If you missed the dust up over WordPress, Thesis and the GPL last week, you were probably offline completely.
To make a long story short, WordPress, the popular blogging platform, is released under the GPL, an open source license that requires all derivative works to be licensed under the same terms.
However, Chris Pearson created a theme framework for WordPress called Thesis that he sells but does not license under the GPL. Many in the WordPress community, including Automattic founder and CEO Matt Mullenweg,says that this is a violation of the license themes are derivative works of WordPress. Pearson disagrees and the tiff ended with the two threatening to take matters into court.
The recent war of words took place on an audio call on Mixergy and was followed by a Twitter debate between the two. Now the entire WordPress community is debating the issue and, try as I might to stay out of it, I am constantly being barraged with questions.

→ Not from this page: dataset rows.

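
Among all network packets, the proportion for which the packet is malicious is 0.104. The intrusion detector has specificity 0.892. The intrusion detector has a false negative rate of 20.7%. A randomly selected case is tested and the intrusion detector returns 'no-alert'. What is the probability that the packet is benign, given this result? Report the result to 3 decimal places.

P(¬H | E) ≈ 0.974

Write H for 'the packet is malicious'. Prior odds H:¬H = 0.104/0.896 = 0.11607. For the 'no-alert' outcome, the likelihood ratio is 0.207/0.892 = 0.23206.
Posterior odds = 0.11607 × 0.23206 = 0.026936, so P(H|E) = 0.026936/(1+0.026936) = 0.026. Then P(¬H|E) = 1 − 0.026 = 0.974.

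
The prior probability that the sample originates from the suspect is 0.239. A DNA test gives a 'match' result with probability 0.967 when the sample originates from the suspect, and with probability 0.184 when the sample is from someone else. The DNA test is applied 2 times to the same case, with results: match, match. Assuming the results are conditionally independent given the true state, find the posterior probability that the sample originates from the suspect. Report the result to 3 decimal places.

With H the event that the sample originates from the suspect, the joint likelihood of the observed sequence is P(data|H) = 0.967·0.967 = 0.93509 and P(data|¬H) = 0.184·0.184 = 0.033856.
Bayes: P(H|data) = 0.239·0.93509 / (0.239·0.93509 + 0.761·0.033856) = 0.22349/0.24925 = 0.8966.

Posterior P(H) ≈ 0.897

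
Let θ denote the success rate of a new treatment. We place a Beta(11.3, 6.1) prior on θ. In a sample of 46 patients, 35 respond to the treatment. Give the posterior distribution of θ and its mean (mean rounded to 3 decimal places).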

So, very briefly, I want to talk about these issues and offer my rather scant thoughts on them. I don’t expect to bring any clarity to the issue (one of the reasons I’ve avoided it) but perhaps offer something nonetheless.
Seeing Both Sides
I won’t bother restating both sides of the argument. Mark Jaquith does a great job restating the WordPress/Automattic viewpoint and lawyer Michael Alex Wasylik covers the opposing view on his site. Furthermore, there may be a fair use issue involved in the creation of premium themes and a special code-copying problem for Thesis specifically to further muddy the waters.
What is clear is that the issue as to whether or not Thesis, or any WordPress theme for that matter, should be licensed under the GPL, upon distribution, is becoming much more complex. In 2009, I wrote about this topic for the Blog Herald and largely sided with the Software Freedom Law Center, which said that WordPress Themes are GPL protected but CSS files and images are not as they are separate from WordPress completely.
However, I am less certain about that today than I was a year ago (almost to the day). The reason isn’t because I feel the SFLC’s analysis was flawed but that there are many different potentially valid viewpoints on the issue, without a court weighing in, it is virtually impossible to predict the ruling one would see in such a case.
In short, you’re dealing with a derivative works issue, a notoriously muddy area of copyright to begin with, throwing in relatively new technology that is untested in the courts and raising in fair use arguments to create a near-perfect storm of copyright confusion.
Simply put, if Matt does go forward with his threat to sue Pearson over this issue, I do not envy any judge this case winds up in front of.
Why No One Wins
While there is a very legitimate legal issue at hand here, as Ryan Hellyer from WPTavern put it succinctly, “whether direct function calls are considered to cause a violation of the GPL license or not,” it seems that the battle lines are drawn less on legal grounds and more on philosophical ones.
This isn’t a surprise, open source and the GPL in particular are deeply philosophical things for many, part of a view on technology and even life that goes beyond software. It is widely seen that what Pearson is doing is an attack on that philosophy as much as it is an an attempt to exploit WordPress for his own gain. Pearson and his supporters view the actions of Mullenweg and his supporters as an attempt to tell him what he can do with his own code and how to run his business.
But while these philosophical issues are important, they are causing a tremendous divide in the WordPress community, especially among those who develop for it. Resources, time and energy are being spent on this debate and, if it continues, it will inevitably result in some talented developers leaving the community.
In short, this war is like all other wars in that, no matter who “wins” there are no “winners”. It may be necessary and, at this point, probably is but war rarely makes ill feelings go away and only causes the living to mourn the casualties.
Unless things die down and blow over, the WordPress community will never be the same and, unfortunately, not changed in good ways. However, we’re likely past that point already and, if this case does go to court, it will certainly be beyond the tipping point.
This makes me sad to say, but it is the truth.
If one were to corner me and demand that I choose sides, which I know someone probably will, I would say I still feel the SFLC analysis is the best available. That being said, there is a great deal of legitimate uncertainty as to whether or not the calling functions constitutes a derivative work and a strong potential fair use argument that casts a shadow over that analysis.
In short, my most honest answer is “I don’t know” and I don’t believe anyone does. We’re all guessing here and legal minds I respect highly have come down on both sides of the issue. Until the courts have ruled (emphasis on “courts” as there will be appeals of any ruling) we really won’t know.
In the meantime, I think it is more important that this issue not rip apart the community and, instead, resolve this as amicably as possible while still working together toward common goals.
It may seem to be impossible, but I think it can be done and it has to be done.